People leaving for the new venue

I was surprised that it had lasted so long- I thought, maybe because we'd discussed the worst case situations in the planning sessions, that when we'd refused to leave after being asked they'd get Security to drag us out and if that failed call the police, and that the whole thing would be over in twenty minutes or so with us giving in because we didn't want to be arrested. So, compared to that, really it went amazingly well. True, the audience reaction was not great for us- though there was a bit of sympathy from some people, including some slow clappers when Sutherland left the stage after we stood up, who were probably for us, most people wanted us to leave and the lecture to start, applauding the Events guy's statements that he'd asked us to leave and so on, and at one point when an audience member asked for a show of hands, almost unanimously voting that they wanted the lecture to start. But then it was always to be expected that there would be a lot of business people there- particularly as larger numbers of the seats downstairs were reserved than those who'd been there a few years could remember ever having seen before; and probably most of the audience didn't feel as strongly as its most vocal parts. I personally didn't find the audience reaction too offputting because I was able to imagine what the coverage in the Beaver is likely to be like, even without convincing that audience- as the editor was taking part in the sit in and many who write for it took large roles in organising this, there is almost guranteed to be a large amount of positive coverage, even if there is also some negative.
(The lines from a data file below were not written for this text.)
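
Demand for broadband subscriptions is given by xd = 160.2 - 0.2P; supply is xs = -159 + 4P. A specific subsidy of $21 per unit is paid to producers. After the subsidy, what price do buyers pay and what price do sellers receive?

Pre-subsidy: 160.2 - 0.2P = -159 + 4P gives P* = 76, x* = 145.
With the subsidy, sellers receive Ps = Pb + 21 for each unit, where Pb is the price buyers pay.
Supply in terms of Pb becomes xs = -159 + 4(Pb + 21) = -75 + 4Pb. Setting this equal to demand: 160.2 - 0.2Pb = -75 + 4Pb, so Pb = 56.
Sellers receive Ps = 56 + 21 = 77; x' = 160.2 − 0.2·56 = 149.

Buyers pay $56; sellers receive $77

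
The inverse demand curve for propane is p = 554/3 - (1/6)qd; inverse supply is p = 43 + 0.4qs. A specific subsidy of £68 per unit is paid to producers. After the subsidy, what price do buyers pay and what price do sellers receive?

Pre-subsidy: 554/3 - (1/6)q = 43 + 0.4q gives q* = 250 and p* = 143.
With the subsidy, sellers receive ps = pb + 68 for each unit, where pb is the price buyers pay.
On the curves, pb = 554/3 - (1/6)q and ps = 43 + 0.4q; the wedge ps − pb = 68 gives 43 + 0.4q − (554/3 - (1/6)q) = 68, so q' = 370.
Then pb = 554/3 − (1/6)·370 = 123 and ps = 43 + 0.4·370 = 191.

Buyers pay £123; sellers receive £191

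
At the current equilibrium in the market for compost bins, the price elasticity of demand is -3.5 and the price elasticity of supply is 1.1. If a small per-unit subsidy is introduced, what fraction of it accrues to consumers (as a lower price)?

For a small subsidy around the equilibrium, the benefit split depends on the relative slopes, which at a point are proportional to the elasticities.
Buyer share = εs/(εs + |εd|) = 1.1/(1.1 + 3.5) = 11/46; seller share = |εd|/(εs + |εd|) = 35/46.

Consumer share = 11/46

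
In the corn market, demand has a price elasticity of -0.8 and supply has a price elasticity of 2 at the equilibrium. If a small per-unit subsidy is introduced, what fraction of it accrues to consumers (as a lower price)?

Consumer share = 5/7

For a small subsidy around the equilibrium, the benefit split depends on the relative slopes, which at a point are proportional to the elasticities.
Buyer share = εs/(εs + |εd|) = 2/(2 + 0.8) = 5/7; seller share = |εd|/(εs + |εd|) = 2/7.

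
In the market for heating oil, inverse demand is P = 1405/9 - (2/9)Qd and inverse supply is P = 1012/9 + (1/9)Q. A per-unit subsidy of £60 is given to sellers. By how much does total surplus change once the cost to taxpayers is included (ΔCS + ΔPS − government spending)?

Pre-subsidy: 1405/9 - (2/9)Q = 1012/9 + (1/9)Q gives Q* = 131 and P* = 127.
With the subsidy, sellers receive Ps = Pb + 60 for each unit, where Pb is the price buyers pay.
On the curves, Pb = 1405/9 - (2/9)Q and Ps = 1012/9 + (1/9)Q; the wedge Ps − Pb = 60 gives 1012/9 + (1/9)Q − (1405/9 - (2/9)Q) = 60, so Q' = 311.
Then Pb = 1405/9 − (2/9)·311 = 87 and Ps = 1012/9 + (1/9)·311 = 147.
ΔCS = ½(131 + 311)(127 − 87) = 8840; ΔPS = ½(131 + 311)(147 − 127) = 4420.
Government spending = 60 × 311 = 18660.
Net change = 8840 + 4420 − 18660 = -5400. The loss equals the DWL triangle ½·60·180.

Net change in total surplus = -£5400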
After the debriefing, we went to the Three Tuns- the policemen only left when we did, and the editor of the Beaver borrowed my camera to get a picture of them- where the Treasurer bought everyone a drink with his own money which I thought was a touching gesture but too generous! Everyone was pleased with how well it went, and discussing what had happened. I think everyone was riding high on the after effects of the victory and the adrenaline for quite a while afterwards- emails have been going back and forth since I got back to halls at about nine and are still coming now, at 1- though admittedly some of it's important stuff that's got to be done like a press release (which is being sent to all the national newspapers in the UK and Ireland as well as local papers, business papers and even US papers- though of course that's not to say it'll get printed).

So now we see whether Sutherland will step down/ be asked to resign by LSE (almost certainly not, at this point). Meanwhile, the campaign continues!

If you'd like to sign the petition, it's here, incidentally:
http://www.petitiononline.com/lsesuth/petition.html

*though that's a misleading word as it was genuinely meant (as far as I'm aware)

**That's not an indication of the kind of person everyone else is, it's an indication of my inability to trust anybody to do a job as well as me once I've got it all worked out- though in the very many cases where I haven't got a clue I am more than happy to believe that other people could do it better


***Actually that was really fun. I'm not sure why...

****I later looked at photos taken by Beaver photographers and counted 16 people on the stage, though including those handing out leaflets etc it was probably about 20.

***** The second offer, which I don't seem to be able to place in the main body anywhere without disrupting the narrative, was to guarantee us '1, 2, or 3' questions in the Q & A session at the end, provided we left the stage and let the lecture go ahead. As someone pointed out (I think it was CMCC, but others made the same point), we could probably have got that without any protest anyway.